A Guardian Technology campaign for free public access to data about the UK and its citizens

Environment Agency yanks flood data from OnOneMap site

We’ve written in the past about OnOneMap], which took the interesting step of taking the mobile phone mast data from Ofcom and making it available on its property/rental search site.

But recently it did something much more interesting – and, given the weather, useful. At the start of June it added the Environment Agency’s flood risk data to its Google Maps implementation.

The Environment Agency’s flood data is, to be honest, not as useful as it could be. You can do a postcode search, but when you then look at it, it is difficult to work out quite what’s at risk.
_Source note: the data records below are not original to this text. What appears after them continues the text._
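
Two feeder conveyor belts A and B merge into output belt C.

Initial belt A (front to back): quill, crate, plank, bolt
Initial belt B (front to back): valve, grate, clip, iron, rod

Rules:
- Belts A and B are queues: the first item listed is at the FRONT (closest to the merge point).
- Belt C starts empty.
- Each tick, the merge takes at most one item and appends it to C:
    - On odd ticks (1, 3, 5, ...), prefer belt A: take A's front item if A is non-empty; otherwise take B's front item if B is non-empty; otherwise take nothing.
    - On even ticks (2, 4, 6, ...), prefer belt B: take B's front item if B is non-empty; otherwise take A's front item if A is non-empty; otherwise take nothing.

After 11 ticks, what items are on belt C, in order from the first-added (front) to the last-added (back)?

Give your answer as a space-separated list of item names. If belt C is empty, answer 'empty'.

Answer: quill valve crate grate plank clip bolt iron rod

Derivation:
Tick 1: prefer A, take quill from A; A=[crate,plank,bolt] B=[valve,grate,clip,iron,rod] C=[quill]
Tick 2: prefer B, take valve from B; A=[crate,plank,bolt] B=[grate,clip,iron,rod] C=[quill,valve]
Tick 3: prefer A, take crate from A; A=[plank,bolt] B=[grate,clip,iron,rod] C=[quill,valve,crate]
Tick 4: prefer B, take grate from B; A=[plank,bolt] B=[clip,iron,rod] C=[quill,valve,crate,grate]
Tick 5: prefer A, take plank from A; A=[bolt] B=[clip,iron,rod] C=[quill,valve,crate,grate,plank]
Tick 6: prefer B, take clip from B; A=[bolt] B=[iron,rod] C=[quill,valve,crate,grate,plank,clip]
Tick 7: prefer A, take bolt from A; A=[-] B=[iron,rod] C=[quill,valve,crate,grate,plank,clip,bolt]
Tick 8: prefer B, take iron from B; A=[-] B=[rod] C=[quill,valve,crate,grate,plank,clip,bolt,iron]
Tick 9: prefer A, take rod from B; A=[-] B=[-] C=[quill,valve,crate,grate,plank,clip,bolt,iron,rod]
Tick 10: prefer B, both empty, nothing taken; A=[-] B=[-] C=[quill,valve,crate,grate,plank,clip,bolt,iron,rod]
Tick 11: prefer A, both empty, nothing taken; A=[-] B=[-] C=[quill,valve,crate,grate,plank,clip,bolt,iron,rod]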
An article in today’s Guardian – Agency’s flood maps fail to hold water – makes this point more elegantly. It appeared in the Money section of the paper.
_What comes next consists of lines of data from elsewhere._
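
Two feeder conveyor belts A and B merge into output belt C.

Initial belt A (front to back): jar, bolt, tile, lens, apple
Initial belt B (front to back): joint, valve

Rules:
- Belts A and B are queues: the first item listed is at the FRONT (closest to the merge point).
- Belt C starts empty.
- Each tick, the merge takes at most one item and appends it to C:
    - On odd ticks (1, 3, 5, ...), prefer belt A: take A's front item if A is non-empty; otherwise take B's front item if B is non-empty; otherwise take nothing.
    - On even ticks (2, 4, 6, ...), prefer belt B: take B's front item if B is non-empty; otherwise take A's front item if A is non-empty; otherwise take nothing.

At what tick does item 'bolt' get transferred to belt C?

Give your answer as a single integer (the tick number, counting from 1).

Answer: 3

Derivation:
Tick 1: prefer A, take jar from A; A=[bolt,tile,lens,apple] B=[joint,valve] C=[jar]
Tick 2: prefer B, take joint from B; A=[bolt,tile,lens,apple] B=[valve] C=[jar,joint]
Tick 3: prefer A, take bolt from A; A=[tile,lens,apple] B=[valve] C=[jar,joint,bolt]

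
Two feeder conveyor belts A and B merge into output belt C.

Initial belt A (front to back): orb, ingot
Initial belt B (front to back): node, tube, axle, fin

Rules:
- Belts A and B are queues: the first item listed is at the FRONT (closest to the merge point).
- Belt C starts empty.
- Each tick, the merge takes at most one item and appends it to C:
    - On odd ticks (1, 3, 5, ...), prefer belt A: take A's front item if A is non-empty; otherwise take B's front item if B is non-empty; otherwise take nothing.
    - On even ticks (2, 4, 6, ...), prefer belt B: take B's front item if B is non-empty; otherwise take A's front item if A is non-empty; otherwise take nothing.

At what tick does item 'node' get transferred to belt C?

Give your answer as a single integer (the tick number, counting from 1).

Tick 1: prefer A, take orb from A; A=[ingot] B=[node,tube,axle,fin] C=[orb]
Tick 2: prefer B, take node from B; A=[ingot] B=[tube,axle,fin] C=[orb,node]

Answer: 2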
As the article points out,

users will find the site lacks crucial details. For example, it fails to show the location of a home in relation to the area at risk of flooding.

OnOneMap managed to grab the Environment Agency data (for England and Wales; we’re checking on Scotland) and added it as a layer to its Google Maps.
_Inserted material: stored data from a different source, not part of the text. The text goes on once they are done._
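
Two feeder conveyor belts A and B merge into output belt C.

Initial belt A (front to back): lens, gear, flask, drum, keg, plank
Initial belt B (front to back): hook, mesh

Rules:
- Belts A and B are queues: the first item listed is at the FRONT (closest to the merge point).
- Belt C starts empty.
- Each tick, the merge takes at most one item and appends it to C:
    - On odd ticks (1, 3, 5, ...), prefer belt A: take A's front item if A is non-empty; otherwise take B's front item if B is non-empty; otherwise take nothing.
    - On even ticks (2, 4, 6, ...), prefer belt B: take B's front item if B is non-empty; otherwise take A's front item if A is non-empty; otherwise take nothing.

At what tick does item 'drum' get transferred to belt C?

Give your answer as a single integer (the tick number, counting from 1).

Answer: 6

Derivation:
Tick 1: prefer A, take lens from A; A=[gear,flask,drum,keg,plank] B=[hook,mesh] C=[lens]
Tick 2: prefer B, take hook from B; A=[gear,flask,drum,keg,plank] B=[mesh] C=[lens,hook]
Tick 3: prefer A, take gear from A; A=[flask,drum,keg,plank] B=[mesh] C=[lens,hook,gear]
Tick 4: prefer B, take mesh from B; A=[flask,drum,keg,plank] B=[-] C=[lens,hook,gear,mesh]
Tick 5: prefer A, take flask from A; A=[drum,keg,plank] B=[-] C=[lens,hook,gear,mesh,flask]
Tick 6: prefer B, take drum from A; A=[keg,plank] B=[-] C=[lens,hook,gear,mesh,flask,drum]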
The the Environment Agency got in touch: the data, it asserted, was its copyright, and it wasn’t happy about it being used in this way – even though OnOneMap is not (at present) a for-profit site. It asserted its ownership of database copyright in the data, which is hard to rebut, and threatened to take OnOneMap to court.

(As I write this, the news is on, saying that the estimated costs of the flooding this month are £1 billion.)

Without the resources to fight such a battle, OnOneMap removed the data – but not without making a note to that effect on its blog:

The Environment Agency claims they have copyright over the information, and despite the fact that tax-payers’ money has paid for it to be collected in the first place, apparently the tax-payer cannot benefit from innovations like our housing and flood map combination.

The comments on the post are quite illuminating, for example:

This is absolutely outrageous given our tax money has paid for this. Surely it is up to the government agencies to ensure this information is widespread, ESPECIALLY during this time period when we are being inundated with water!!


Ridiculous, especially right now, that people need to find out if their home is at risk of flooding… greedy buggers, the Environment Agency… I loved the feature on, shame you had to withdraw it

Interestingly, there is a site which does have very detailed data – which was gathered by the Norwich Union – is you have to pay for the data (unsurprising, since it cost Norwich Union something like £5m to gather it..). But wouldn’t it be better if the Environment Agency data was available to all of us, free, without having to go to its site?